This week Grant Frashier hosts KAXE's Between You and Me on Saturday from 10-noon. His topic is Christmas Music. Do you have a favorite? Email us or call during the show 218-326-1234.
CHRISTMAS BLUES by Steve Downing
Between you and me, I do not love Christmas music, which I grew up singing, around Mom’s piano and in church choirs and school choruses. And playing, on every instrument I ever picked up. And it’s true that Dodger and I have a pile of Christmas CDs. But, with notable exceptions, I do not love it. Partly because of the brain-killing repetition. You hear the stuff, endlessly, hourly, from Halloween until the season’s over, by everybody from Bing Crosby to George Thorogood.

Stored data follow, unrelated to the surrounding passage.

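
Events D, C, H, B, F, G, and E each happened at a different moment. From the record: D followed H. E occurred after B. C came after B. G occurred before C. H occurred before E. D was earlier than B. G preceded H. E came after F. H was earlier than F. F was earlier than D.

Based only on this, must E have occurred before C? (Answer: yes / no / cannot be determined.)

No chain of stated constraints runs from E to C, and none runs from C to E either.
So the relative order of E and C is not fixed by the given facts.

cannot be determined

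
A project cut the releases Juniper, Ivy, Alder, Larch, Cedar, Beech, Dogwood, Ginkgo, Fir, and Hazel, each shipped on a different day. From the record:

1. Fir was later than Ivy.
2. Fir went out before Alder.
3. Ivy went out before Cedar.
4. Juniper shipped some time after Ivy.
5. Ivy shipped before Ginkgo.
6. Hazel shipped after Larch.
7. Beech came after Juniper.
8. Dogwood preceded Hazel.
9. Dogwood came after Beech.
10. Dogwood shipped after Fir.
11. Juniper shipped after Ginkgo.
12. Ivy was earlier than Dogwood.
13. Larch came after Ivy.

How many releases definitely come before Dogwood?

Directly stated before Dogwood: Beech, Fir, and Ivy.
Ginkgo reaches Dogwood via Ginkgo → Juniper → Beech → Dogwood.
Juniper reaches Dogwood via Juniper → Beech → Dogwood.
No chain forces Hazel (or any of the others) ahead of Dogwood.
That's Beech, Fir, Ginkgo, Ivy, and Juniper — 5 in all.

5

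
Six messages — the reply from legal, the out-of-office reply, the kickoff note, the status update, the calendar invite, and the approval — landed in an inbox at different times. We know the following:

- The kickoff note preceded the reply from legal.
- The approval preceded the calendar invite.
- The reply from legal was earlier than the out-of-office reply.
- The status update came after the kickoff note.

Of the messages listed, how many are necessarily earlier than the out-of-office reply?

Directly stated before the out-of-office reply: the reply from legal.
The kickoff note reaches the out-of-office reply via the kickoff note → the reply from legal → the out-of-office reply.
That's the kickoff note and the reply from legal — 2 in all.

2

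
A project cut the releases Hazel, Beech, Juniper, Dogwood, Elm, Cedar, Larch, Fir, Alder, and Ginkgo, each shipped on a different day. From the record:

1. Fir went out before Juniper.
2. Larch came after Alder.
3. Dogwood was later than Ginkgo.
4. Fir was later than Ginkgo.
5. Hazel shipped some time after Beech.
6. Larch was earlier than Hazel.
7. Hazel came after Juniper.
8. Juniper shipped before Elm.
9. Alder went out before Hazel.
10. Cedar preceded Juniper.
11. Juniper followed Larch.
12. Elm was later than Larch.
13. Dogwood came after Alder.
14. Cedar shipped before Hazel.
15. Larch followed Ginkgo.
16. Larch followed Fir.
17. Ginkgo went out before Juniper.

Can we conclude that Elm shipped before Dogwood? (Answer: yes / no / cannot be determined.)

cannot be determined

No chain of stated constraints runs from Elm to Dogwood, and none runs from Dogwood to Elm either.
So the relative order of Elm and Dogwood is not fixed by the given facts.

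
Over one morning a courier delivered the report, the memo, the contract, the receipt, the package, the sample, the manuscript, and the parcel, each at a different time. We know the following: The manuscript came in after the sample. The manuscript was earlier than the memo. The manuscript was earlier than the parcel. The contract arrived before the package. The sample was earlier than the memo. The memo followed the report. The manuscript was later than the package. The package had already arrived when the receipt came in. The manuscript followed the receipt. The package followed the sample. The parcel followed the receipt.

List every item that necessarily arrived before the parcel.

Directly stated before the parcel: the manuscript and the receipt.
The contract reaches the parcel via the contract → the package → the receipt → the parcel.
The package reaches the parcel via the package → the receipt → the parcel.
The sample reaches the parcel via the sample → the manuscript → the parcel.
No chain forces the memo (or any of the others) ahead of the parcel.

the contract, the manuscript, the package, the receipt, the sample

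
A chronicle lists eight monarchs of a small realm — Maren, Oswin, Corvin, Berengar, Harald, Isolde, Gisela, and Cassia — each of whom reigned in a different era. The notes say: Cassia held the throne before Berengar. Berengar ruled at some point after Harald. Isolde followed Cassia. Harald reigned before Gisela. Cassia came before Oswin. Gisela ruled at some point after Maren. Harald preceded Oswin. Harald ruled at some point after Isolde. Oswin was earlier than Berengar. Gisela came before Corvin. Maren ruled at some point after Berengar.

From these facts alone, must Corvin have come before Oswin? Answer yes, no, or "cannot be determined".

Tracing the constraints gives Oswin → Berengar → Maren → Gisela → Corvin, so Oswin must come before Corvin.
That means Corvin cannot be before Oswin.

no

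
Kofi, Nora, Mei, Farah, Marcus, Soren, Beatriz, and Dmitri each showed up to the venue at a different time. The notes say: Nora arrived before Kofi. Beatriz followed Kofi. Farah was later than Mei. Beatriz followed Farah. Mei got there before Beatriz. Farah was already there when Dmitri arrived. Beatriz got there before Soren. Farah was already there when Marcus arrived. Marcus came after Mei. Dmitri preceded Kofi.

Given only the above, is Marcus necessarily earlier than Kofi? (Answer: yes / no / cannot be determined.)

No chain of stated constraints runs from Marcus to Kofi, and none runs from Kofi to Marcus either.
So the relative order of Marcus and Kofi is not fixed by the given facts.

cannot be determined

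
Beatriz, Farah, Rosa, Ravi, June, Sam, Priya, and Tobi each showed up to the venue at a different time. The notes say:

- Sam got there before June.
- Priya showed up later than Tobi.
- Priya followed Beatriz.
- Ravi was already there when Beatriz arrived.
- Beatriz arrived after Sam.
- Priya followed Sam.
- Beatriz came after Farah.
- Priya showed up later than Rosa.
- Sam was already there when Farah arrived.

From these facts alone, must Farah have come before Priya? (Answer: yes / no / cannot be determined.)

yes

Chain the constraints: Farah → Beatriz → Priya. Each link is directly stated, so Farah comes before Priya.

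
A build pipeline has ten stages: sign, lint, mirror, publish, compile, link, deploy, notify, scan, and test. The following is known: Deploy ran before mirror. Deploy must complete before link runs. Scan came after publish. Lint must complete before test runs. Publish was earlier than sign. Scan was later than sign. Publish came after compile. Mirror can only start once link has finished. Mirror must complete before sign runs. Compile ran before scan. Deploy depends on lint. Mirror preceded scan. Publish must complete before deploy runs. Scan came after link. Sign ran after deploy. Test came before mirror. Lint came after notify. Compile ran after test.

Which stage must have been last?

Every other stage has a chain of constraints placing it before scan, so scan is last.

scan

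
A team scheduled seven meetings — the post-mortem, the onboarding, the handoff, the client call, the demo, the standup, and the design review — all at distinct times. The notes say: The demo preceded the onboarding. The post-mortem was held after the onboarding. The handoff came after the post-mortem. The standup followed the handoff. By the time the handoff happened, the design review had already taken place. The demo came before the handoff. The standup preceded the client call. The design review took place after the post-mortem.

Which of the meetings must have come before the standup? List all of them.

Directly stated before the standup: the handoff.
The demo reaches the standup via the demo → the handoff → the standup.
The design review reaches the standup via the design review → the handoff → the standup.
The onboarding reaches the standup via the onboarding → the post-mortem → the handoff → the standup.
Likewise the post-mortem reaches the standup by chaining the stated constraints.

the demo, the design review, the handoff, the onboarding, the post-mortem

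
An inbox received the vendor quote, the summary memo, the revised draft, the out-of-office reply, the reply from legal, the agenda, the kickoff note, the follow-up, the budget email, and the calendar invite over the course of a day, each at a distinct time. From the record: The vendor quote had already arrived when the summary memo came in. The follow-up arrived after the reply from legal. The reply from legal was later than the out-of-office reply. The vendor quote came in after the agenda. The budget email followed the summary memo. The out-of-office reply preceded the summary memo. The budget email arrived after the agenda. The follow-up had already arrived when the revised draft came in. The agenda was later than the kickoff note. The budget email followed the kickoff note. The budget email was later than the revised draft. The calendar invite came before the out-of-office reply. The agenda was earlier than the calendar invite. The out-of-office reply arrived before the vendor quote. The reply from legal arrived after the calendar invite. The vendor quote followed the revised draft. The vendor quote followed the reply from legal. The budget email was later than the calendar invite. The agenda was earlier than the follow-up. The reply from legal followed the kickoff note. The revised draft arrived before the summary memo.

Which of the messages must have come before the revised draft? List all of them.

the agenda, the calendar invite, the follow-up, the kickoff note, the out-of-office reply, the reply from legal

Directly stated before the revised draft: the follow-up.
The agenda reaches the revised draft via the agenda → the follow-up → the revised draft.
The calendar invite reaches the revised draft via the calendar invite → the reply from legal → the follow-up → the revised draft.
The kickoff note reaches the revised draft via the kickoff note → the reply from legal → the follow-up → the revised draft.
Likewise the out-of-office reply and the reply from legal each reach the revised draft by chaining the stated constraints.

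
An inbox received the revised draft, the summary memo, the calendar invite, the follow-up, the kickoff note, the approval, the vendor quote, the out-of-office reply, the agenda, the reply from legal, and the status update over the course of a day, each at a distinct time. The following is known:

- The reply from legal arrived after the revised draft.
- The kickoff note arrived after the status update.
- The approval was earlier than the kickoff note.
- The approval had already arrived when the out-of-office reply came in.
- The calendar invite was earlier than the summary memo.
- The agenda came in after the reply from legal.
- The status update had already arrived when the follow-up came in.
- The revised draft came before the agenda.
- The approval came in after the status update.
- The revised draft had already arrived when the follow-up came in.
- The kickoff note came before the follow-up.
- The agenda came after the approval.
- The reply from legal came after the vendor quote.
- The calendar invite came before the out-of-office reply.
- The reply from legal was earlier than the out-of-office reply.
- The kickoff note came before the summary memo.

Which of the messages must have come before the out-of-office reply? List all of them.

Directly stated before the out-of-office reply: the approval, the calendar invite, and the reply from legal.
The revised draft reaches the out-of-office reply via the revised draft → the reply from legal → the out-of-office reply.
The status update reaches the out-of-office reply via the status update → the approval → the out-of-office reply.
The vendor quote reaches the out-of-office reply via the vendor quote → the reply from legal → the out-of-office reply.
No chain forces the follow-up (or any of the others) ahead of the out-of-office reply.

the approval, the calendar invite, the reply from legal, the revised draft, the status update, the vendor quote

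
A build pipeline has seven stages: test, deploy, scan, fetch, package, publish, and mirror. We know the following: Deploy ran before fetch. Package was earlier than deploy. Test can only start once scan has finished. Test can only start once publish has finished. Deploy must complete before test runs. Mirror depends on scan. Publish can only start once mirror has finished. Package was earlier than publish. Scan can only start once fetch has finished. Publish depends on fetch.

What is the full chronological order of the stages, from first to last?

package, deploy, fetch, scan, mirror, publish, test

The constraints fix every adjacent pair, so only one ordering works:
package → deploy → fetch → scan → mirror → publish → test.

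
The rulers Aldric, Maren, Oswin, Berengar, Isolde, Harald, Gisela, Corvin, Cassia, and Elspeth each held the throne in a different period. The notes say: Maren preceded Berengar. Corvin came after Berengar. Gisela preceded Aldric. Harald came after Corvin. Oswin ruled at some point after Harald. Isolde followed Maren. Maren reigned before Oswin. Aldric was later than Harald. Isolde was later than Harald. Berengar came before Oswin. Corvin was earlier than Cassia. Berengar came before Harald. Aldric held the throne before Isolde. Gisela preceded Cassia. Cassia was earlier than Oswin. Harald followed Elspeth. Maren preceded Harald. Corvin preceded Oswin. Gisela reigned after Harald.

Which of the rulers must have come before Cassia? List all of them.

Directly stated before Cassia: Corvin and Gisela.
Berengar reaches Cassia via Berengar → Corvin → Cassia.
Elspeth reaches Cassia via Elspeth → Harald → Gisela → Cassia.
Harald reaches Cassia via Harald → Gisela → Cassia.
Likewise Maren reaches Cassia by chaining the stated constraints.

Berengar, Corvin, Elspeth, Gisela, Harald, Maren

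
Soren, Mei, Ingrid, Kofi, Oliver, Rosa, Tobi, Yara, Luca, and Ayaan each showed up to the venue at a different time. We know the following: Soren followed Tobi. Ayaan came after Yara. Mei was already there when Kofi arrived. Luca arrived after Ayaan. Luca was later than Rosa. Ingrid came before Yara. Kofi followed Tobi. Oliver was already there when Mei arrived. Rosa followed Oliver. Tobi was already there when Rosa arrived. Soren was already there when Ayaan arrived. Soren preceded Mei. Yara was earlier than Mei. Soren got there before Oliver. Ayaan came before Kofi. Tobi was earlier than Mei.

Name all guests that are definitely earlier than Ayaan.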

On the radio, TV, in stores, out on the street, in the office, church, parking ramps, restrooms. It’s everywhere. You can’t not hear it. And when you achieve my great age, your relationship with Christmas music, as with body-parts and memory and the chainsaw, is simply tuckering out.
My earliest difficulty with Christmas music, as a logic-challenged young man, was a philosophical dead end. The secular Christmas music had come to seem completely disconnected from the calendar-defining event in Bethlehem. And, more disconcertingly, the sacred music had absolutely nothing to do with what the Holy Day had morphed into: a godless, shameless, commercial lollapalooza. Gifts. Office parties. Gifts. Travel. Gifts. Light displays and fireworks. Gifts. Mass quantities of cookies. And so on. As I learned, you cannot resolve these contradictions. They’re too structural. Too big to fail.

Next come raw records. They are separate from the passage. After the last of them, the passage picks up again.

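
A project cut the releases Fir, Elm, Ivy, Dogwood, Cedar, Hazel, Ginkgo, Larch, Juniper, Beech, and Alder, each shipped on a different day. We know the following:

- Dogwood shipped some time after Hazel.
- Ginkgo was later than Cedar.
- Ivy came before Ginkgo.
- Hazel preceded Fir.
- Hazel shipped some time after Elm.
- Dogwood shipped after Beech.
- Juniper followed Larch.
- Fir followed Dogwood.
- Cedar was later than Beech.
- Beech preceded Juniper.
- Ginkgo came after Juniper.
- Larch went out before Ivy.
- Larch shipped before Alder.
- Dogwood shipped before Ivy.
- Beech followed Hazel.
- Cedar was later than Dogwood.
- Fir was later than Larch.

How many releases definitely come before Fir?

Directly stated before Fir: Dogwood, Hazel, and Larch.
Beech reaches Fir via Beech → Dogwood → Fir.
Elm reaches Fir via Elm → Hazel → Fir.
That's Beech, Dogwood, Elm, Hazel, and Larch — 5 in all.

5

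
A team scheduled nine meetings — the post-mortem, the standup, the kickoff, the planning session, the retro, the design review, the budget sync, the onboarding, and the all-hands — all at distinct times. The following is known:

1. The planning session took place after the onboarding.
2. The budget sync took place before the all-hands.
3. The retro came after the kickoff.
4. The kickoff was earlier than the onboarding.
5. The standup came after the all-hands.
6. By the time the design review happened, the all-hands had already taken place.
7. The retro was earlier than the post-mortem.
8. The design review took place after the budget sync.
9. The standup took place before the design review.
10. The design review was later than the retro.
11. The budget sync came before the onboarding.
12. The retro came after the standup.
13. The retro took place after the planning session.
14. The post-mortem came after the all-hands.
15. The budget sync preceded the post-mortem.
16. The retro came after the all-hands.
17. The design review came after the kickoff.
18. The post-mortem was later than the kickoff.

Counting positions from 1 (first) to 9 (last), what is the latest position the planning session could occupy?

The planning session must come before the design review, the post-mortem, and the retro — 3 meetings forced after it.
Everything else can be placed before the planning session in some valid order, so the planning session can sit as late as position 9 − 3 = 6.

6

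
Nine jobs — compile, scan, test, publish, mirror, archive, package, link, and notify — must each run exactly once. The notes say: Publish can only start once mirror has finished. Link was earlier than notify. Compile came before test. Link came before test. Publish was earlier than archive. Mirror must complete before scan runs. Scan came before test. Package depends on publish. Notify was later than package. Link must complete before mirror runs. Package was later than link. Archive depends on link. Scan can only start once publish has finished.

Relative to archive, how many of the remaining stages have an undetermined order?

5

Forced before archive: link, mirror, and publish.
That leaves compile, notify, package, scan, and test with no forced order relative to archive — 5.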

Jazz versions of the Christmas canon I can actually still listen to, especially if there’s no singing. And there’s one song on the compilation CD A Rock’n’Roll Christmas, produced by Bob ‘Bah-Humbug’ Bell on PolyGram, 1994, that I always get a kick out of: “Christmas Wrapping” by The Waitresses.
We also have a compilation put out by Rhino Records in 1995, titled Punk Rock Xmas. This one reliably provides a few chuckles over tumblers of milk-and-bourbon punch, Christmas morning, an old Dodge family tradition. It features bands you’ve never heard of. Bouquet of Veal. Pansy Division. The Celibate Rifles. Stiff Little Fingers. Dodger bought this, thinking of it as a Christmas gift for our nephew, Sam Dodge, when he was a kid, middle-school-age or so. Then we noticed the song titles. Some of them, if I said them out loud on the radio (even just the titles), would jeopardize KAXE’s license and very existence. We decided we should jury the CD before sending it off in the Christmas mail. It did not make it into the Christmas mail. We said at the time that we were protecting Sam from inappropriate material, but really we were protecting Dodger’s brother and sister-in-law, and our relationship with them. Sam would surely not have been corrupted by songs like “Daddy Drank Our Christmas Money” or any of the others---which, as I say, you cannot say out loud over any air waves---and, like us, he would deploy them once a year, no more, for a little merriment around the Christmas tree. Unless, like us, he has no Christmas tree. To get the full measure of Punk Rock Xmas, you should probably have a tree. Fake, of course.
You can still buy this CD. I checked the other day, and Amazon had five new ones, at forty bucks each, and nine used, at twenty. Priced for the niche market, go tell it. Or you could borrow ours and copy it. But not right now. Right now, it’s tied up. It’s on.